Specifically, regarding the training of PHC professionals, this study contributes to pointing the way toward patient-centered care. It is known that, despite numerous technological and knowledge advances in wound care, some factors pose challenges and contribute to worsening, such as tobacco use, dietary restrictions, signs of infection, odor characteristics, and pain assessment^(27)^. Building and strengthening the patient-professional bond appears crucial, as it is central to user adherence to the service and professional recommendations. However, it must be considered that the difficulties and changes in the daily lives of people living with a complex wound for a prolonged period, as well as the repercussions for the individual and family, do not facilitate this adherence; quite the opposite. The hopelessness that permeates the days, the procedures with no end in sight, and the frustration with care without progress are part of these people’s daily lives for months and years.

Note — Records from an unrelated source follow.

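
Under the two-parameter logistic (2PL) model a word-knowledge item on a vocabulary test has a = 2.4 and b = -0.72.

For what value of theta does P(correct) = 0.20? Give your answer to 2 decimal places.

P(theta) = 1 / (1 + exp(−a(theta − b)))
logit = ln(0.2000/0.8000) = -1.3863
theta = b + logit/(a) = -0.72 + (-1.3863)/2.4000 = -1.2976

-1.30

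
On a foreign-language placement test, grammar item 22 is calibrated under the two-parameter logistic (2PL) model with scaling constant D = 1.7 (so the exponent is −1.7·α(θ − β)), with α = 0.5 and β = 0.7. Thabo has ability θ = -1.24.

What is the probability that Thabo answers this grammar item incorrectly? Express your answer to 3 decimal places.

0.839

P(θ) = 1 / (1 + exp(−D·α(θ − β)))
Exponent: 1.7 × 0.5 × (-1.24 − 0.7) = -1.6490
1/(1 + e^{1.6490}) = 0.1612
P = 0.1612
P(incorrect) = 1 − 0.1612 = 0.8388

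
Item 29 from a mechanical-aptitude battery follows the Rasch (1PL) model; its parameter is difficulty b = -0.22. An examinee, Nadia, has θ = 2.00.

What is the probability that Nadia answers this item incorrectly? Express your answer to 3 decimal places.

0.098

P(θ) = 1 / (1 + exp(−(θ − b)))
Exponent: (2.00 − (-0.22)) = 2.2200
1/(1 + e^{-2.2200}) = 0.9020
P = 0.9020
P(incorrect) = 1 − 0.9020 = 0.0980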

When healthcare professionals are aware of this, they certainly empathize, include in their treatment plans means to overcome practical difficulties that go beyond merely technical care, and welcome these patients differently, focusing their care on each patient individually. The reports in this study contribute, therefore, by highlighting some of the meanings that wounds hold for those who carry them and, in this way, prepare PHC professionals to face them. From an organizational perspective, PHC units, recognizing the challenging meanings reported in this study that living with wounds brings to those who carry them, can organize themselves to receive these patients quickly and with the greatest possible privacy within the unit’s facilities, avoiding long waits in shared rooms. Furthermore, they can conduct home visits with appropriate frequency for each case and, above all, promote spaces for discussion about patient-centered care for their staff.
FINAL CONSIDERATIONS
Complex wounds, persistent for a prolonged period, not only leave marks on the skin, but also provoke a sadness that weighs heavily on the soul, bringing psychological distress resulting from the losses and the adaptations needed to adapt to their reality.

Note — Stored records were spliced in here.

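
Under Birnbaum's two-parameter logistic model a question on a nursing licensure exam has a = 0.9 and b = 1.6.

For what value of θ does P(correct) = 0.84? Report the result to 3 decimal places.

3.442

P(θ) = 1 / (1 + exp(−a(θ − b)))
logit = ln(0.8400/0.1600) = 1.6582
θ = b + logit/(a) = 1.6 + 1.6582/0.9000 = 3.4425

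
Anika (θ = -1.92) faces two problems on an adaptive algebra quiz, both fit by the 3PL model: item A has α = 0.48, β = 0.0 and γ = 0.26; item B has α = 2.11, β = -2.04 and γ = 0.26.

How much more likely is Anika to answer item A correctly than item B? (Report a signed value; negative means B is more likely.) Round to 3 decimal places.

P(θ) = γ + (1 − γ) · 1 / (1 + exp(−α(θ − β)))
P_A = 0.4706
P_B = 0.6766
P_A − P_B = -0.2060

-0.206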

Knowledge of the meanings these wounds hold for the patients affected by them is essential for the professionals involved to adopt a psychotherapeutic approach in these treatments, which tends to increase the resolution of cases, since their management goes beyond pathophysiological knowledge.
The distress experienced by people with complex wounds must be recognized by the caregivers of these patients, in order to quality the therapeutic relationship to the extent that, by considering them, the professional can bring their recommendations closer to the patient’s reality, empathize with their experiences and, furthermore, improve patient-professional communication, giving their discourse coherence with the subjectivity of each case.